Five Points, Vol. 1 No. 3
Spring / Summer 1997From Ann Beattie, “It’s not that the right people ever notice things; it’s the wrong people.”
Sample Content
Dave Smith
There's A Bird Hung Around My Neck: Observations on Contemporary Southern Poetry
Southern poetry, according to Professor William Harmon, writing in The Mississippi Review (1993), might as well be written by Star Trek Klingons. It includes everything from “My Achey Breaky Heart” to Maya Angelou but bears no particular signature. If Harmon is right, poetry has divorced the life that spawned it and the poet is hardly, as Emerson hoped, “a mirror carried through the streets, ready to render an image of every created thing.” Emerson’s remark reminds us of the value of regionalism in poetry that inevitable strives for a transregional life. William Carlos Williams called this quality in poetry the “local.” Something more resonant than idiosyncratic expressions or Philly steak sandwiches, the local is easily dismissed by readers with an excess of university education, the form-blinded. Once a student asked me why Robert Frost wrote so often about birch trees.

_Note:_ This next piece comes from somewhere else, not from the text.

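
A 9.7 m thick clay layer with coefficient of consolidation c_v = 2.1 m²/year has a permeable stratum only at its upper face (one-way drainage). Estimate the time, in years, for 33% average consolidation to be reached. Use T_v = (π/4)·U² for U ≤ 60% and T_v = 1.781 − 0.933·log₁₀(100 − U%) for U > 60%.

Drainage path length: H_d = H = 9.7 m (single drainage).
U ≤ 60%: T_v = (π/4)·U² = (π/4)×0.33² = 0.08553.
t = T_v·H_d²/c_v = 0.08553×9.7²/2.1 = 3.832 years.

t ≈ 3.83 years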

Few Southern students have seen a birch tree or passed through New England where birch is ubiquitous. When I told the student Frost’s birch was his loblolly pine, he knew something deep in Frost’s view of existence that resonated through local awareness. A living poetry is written only by poets immersed in a coherent culture. Their poems illuminate and challenge that culture’s life. But a good poetry must first of all be real poetry.